Я медленно плетусь к Глебу и опускаюсь на сиденье рядом с ним.
— Ты плакала? — Он задает этот вопрос, даже не глядя на мое лицо.
— С чего ты взял?
— Видел.
Я стояла в метрах двадцати от него.
— У тебя хорошее зрение, — хмыкаю.
— Не жалуюсь.
Повисает тишина, а потом он спрашивает так же, не смотря на меня:
— Это из-за него?
— Да.
— Ты не сделала ничего противозаконного.
— Всего лишь изменила ему.
Глеб шумно вздыхает и теперь поворачивает голову ко мне. Я продолжаю смотреть прямо перед собой, чувствуя, как глаза наливаются слезами. Глеб обнимает меня и притягивает к себе.
— Ты правда ждала от меня звонка? — Спрашивает совсем тихо на ухо.
— Правда.
— Разве это нормально, если у тебя есть парень, с которым ты счастлива?
— Нет.
— Может, это означает, что не так уж ты с ним и счастлива?
— Может.
Это короткое слово из пяти букв — признание самой себе. Признание, от которого я бежала весь этот месяц с Сашей.
— Зачем ты себя так мучаешь, Кать?
Он целует мою шею, а по телу снова волна мурашек.
— Глеб, пожалуйста, не надо. Я и так дерьмово себя чувствую.
— Прости, не удержался…
Он отстраняется от меня, а я быстро вытираю побежавшие по лицу слезы.
— У меня нет с собой вообще никаких вещей.
— Завтра утром я отведу Арину и Даню в школу, а потом мы с тобой пойдем в торговый центр и купим все, что тебе нужно. У тебя теплый пуховик?
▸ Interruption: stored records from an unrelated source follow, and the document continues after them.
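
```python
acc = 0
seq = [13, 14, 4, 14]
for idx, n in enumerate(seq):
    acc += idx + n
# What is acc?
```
Trace:
  acc=0
  acc=13, idx=0, n=13
  acc=28, idx=1, n=14
  acc=34, idx=2, n=4
  acc=51, idx=3, n=14

Final answer: 51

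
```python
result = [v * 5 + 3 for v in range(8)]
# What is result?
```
Trace:
  v=0
  v=1
  v=2
  v=3
  v=4
  v=5
  v=6
  v=7
  result=[3, 8, 13, 18, 23, 28, 33, 38]

Final answer: [3, 8, 13, 18, 23, 28, 33, 38]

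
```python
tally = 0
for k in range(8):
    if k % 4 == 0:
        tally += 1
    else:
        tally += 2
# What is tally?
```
Trace:
  tally=0
  tally=1, k=0
  tally=3, k=1
  tally=5, k=2
  tally=7, k=3
  tally=8, k=4
  tally=10, k=5
  tally=12, k=6
  tally=14, k=7

Final answer: 14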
Глеб тянется к моей верхней одежде, трогает и рассматривает ее.
— Довольно теплый. Сапоги у тебя зимние?
— Да. У вас там сильно холодно?
— Да, холоднее, чем в Москве.
Начинается посадка на наш рейс, и мы проходим в самолет. Я стараюсь, как могу, отвлечься от мыслей о том, что я подлый и ужасный человек, не заслуживающий того, чтобы смотреть в глаза Саше. Думаю, как буду помогать Глебу с маленькими детьми и собакой.
Боюсь, что помощница из меня фиговая, потому что у меня никогда не было младших братьев и сестер, я не умею готовить и я ненавижу домашних животных, потому что мой папа погиб, спасая щенка из горящей квартиры. Обо всем этом я совсем не подумала, когда покупала билет из искренних побуждений помочь Глебу.
А еще очень странно, что Глеб ни слова не говорит о своем папе. Мама в больнице, брат и сестра у соседки, помогать присматривать за ними буду я. А папа где? Может, у него нет отца? Набираюсь смелости и задаю вопрос:
— У тебя только мама? Папы нет?
— Нет, он умер четыре года назад. Сильно болел.
Я сегодня, конечно, просто мастер бестактных вопросов.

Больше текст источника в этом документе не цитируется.